For each datapoint, we first construct the key-value object, and then parse it according to the following rules:

  1. If the only key is "data", and the corresponding value is a JSON object, place that object in datapoint’s "data".
  2. If the keys are "data" and "target", and both corresponding values are JSON objects, populate the datapoint’s "data" and "target" accordingly.
  3. In ALL other cases, all keys and values will go inside "data".

This is needed to ensure that at the top level "data" and "target" are both JSON objects.

If there is an error parsing the file, no datapoints will be added. If a single value in the file does not conform to format, it will be silently ignored.

Examples

{"data": {"key1": "val1"}}

becomes:

{"data": {"key1": "val1"}}

1.2 Unstructured file

Laminar supports converting many other files to datasets including txt, pdf, and docx. Such files will be parsed, chunked, and added to the dataset. Every chunk will have one datapoint with the following info in "data":

  • "content" – the actual chunk content
  • "page_number" – for multipage documents, the number of the page this chunk belongs to
  • "page_content" – content of the entire page
Having trouble uploading a text file with an unusual extension, such as .mdx?

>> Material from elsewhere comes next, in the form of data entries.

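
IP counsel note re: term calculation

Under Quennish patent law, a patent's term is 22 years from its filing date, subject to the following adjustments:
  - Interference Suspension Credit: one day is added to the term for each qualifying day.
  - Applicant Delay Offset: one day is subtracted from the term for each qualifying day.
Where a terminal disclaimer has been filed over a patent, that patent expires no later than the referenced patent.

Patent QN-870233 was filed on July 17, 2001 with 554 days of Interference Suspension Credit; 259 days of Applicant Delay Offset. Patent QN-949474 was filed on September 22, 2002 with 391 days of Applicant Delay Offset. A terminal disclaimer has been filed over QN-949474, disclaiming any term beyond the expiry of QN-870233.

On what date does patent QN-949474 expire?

Natural term of QN-949474:
  Base: filing + 22 years → 22 September 2024.
  Applicant Delay Offset: −391 days → 28 August 2023.
Expiry of referenced patent QN-870233:
  Base: filing + 22 years → 17 July 2023.
  Interference Suspension Credit: +554 days → 21 January 2025.
  Applicant Delay Offset: −259 days → 7 May 2024.
Terminal disclaimer: QN-949474 expires on the earlier of 28 August 2023 and 7 May 2024.

August 28, 2023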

Rename the file to .txt locally and re-upload

2. Endpoint logs

After you deploy the pipeline to Endpoint, each API call to deployed pipeline is logged to Logs. After that, you can upload the datapoints from logs by selecting the Endpoint, its Pipeline Version, and the node(s), from which the logs will be uploaded. Each point will have node names as keys, and the corresponding node’s outputs as values.

2.1. Automatically writing endpoint logs to datasets.

You can also do the above automatically. Read more in the logs documentation.

Select endpoint name, pipeline version, and node ids to upload datapoints from logs.